Mejia-Pena spoke about what she learned during her high school journey.

“I’d be lying if I said it was easy, but all the extra classes and late nights doing homework were definitely worth it. I proved to myself that if I wanted something and worked towards it, I could do it,” she said. “All the while, I still enjoyed myself, laughing with friends, spending time with family and doing things I love. Those small moments in life are the most important when you are pursuing something, they help keep you focused and motivated.”

It’s important to keep a balance and not lose focus when chasing a goal, especially if it’s a big goal, she said.

“To my fellow graduates, we’ve had our fair share of challenges, like freshman year when we would all fall asleep on Zoom…however, what we should look back on are the good times and the memories,” Meija-Pena said.
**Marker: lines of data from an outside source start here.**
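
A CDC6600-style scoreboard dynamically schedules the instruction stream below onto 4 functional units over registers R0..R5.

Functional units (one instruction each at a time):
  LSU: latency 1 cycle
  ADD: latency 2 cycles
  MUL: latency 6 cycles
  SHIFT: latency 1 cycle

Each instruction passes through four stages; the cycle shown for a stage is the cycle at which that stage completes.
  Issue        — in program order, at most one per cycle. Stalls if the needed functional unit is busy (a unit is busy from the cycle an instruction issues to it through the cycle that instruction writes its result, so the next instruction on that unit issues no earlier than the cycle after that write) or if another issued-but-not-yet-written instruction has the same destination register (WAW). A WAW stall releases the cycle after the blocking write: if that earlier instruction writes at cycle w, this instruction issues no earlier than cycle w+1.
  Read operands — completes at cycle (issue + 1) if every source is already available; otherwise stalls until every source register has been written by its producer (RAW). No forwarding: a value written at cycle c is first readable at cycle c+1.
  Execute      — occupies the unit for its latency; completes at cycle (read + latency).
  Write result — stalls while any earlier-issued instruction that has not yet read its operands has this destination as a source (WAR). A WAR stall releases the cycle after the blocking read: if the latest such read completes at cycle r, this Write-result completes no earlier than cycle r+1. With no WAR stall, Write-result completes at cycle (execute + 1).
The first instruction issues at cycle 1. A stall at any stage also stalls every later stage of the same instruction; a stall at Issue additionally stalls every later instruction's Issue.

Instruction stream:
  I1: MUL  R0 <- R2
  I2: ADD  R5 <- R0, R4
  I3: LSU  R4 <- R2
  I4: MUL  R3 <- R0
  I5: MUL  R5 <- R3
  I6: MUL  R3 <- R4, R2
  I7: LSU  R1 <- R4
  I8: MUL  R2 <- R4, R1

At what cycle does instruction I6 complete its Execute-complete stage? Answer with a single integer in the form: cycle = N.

[I1] 1/2/8/9
[I2] 2/10/12/13  (RAW R0: wait I1 write@9)
[I3] 3/4/5/11  (WAR R4: wait I2 read@10)
[I4] 10/11/17/18  (struct: MUL busy until I1 writes@9)
[I5] 19/20/26/27  (struct: MUL busy until I4 writes@18)
[I6] 28/29/35/36  (struct: MUL busy until I5 writes@27)
[I7] 29/30/31/32
[I8] 37/38/44/45  (struct: MUL busy until I6 writes@36)

cycle = 35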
“Through it all, we learned some valuable lessons. We learned that hard work and dedication go a long way, the importance of responsibility and accountability, and to adapt to our surroundings,” she said.

The valedictorian thanked God, her family, the school teachers and staff and her friends.

“As we close this chapter and move forward into our next journey, remember to take advantage of every opportunity that comes your way, because you never know what doors it will open,” she said.

The ceremony included a moment of silence for a student, Keyon Lamar Reaves, who lost his life before he could graduate with the Class of 2024. A table display included a photo of Reaves along with graduation regalia, donated by Jostens, in his honor. His family had special seating to attend the ceremony, “and we will continue to pray for them,” Benson said.

Organizing the graduation was a challenge due to the parking situation on the school campus, which was affected by construction of the new $78 million high school building.

“But we wanted to make this right for our class that’s graduating,” the principal said.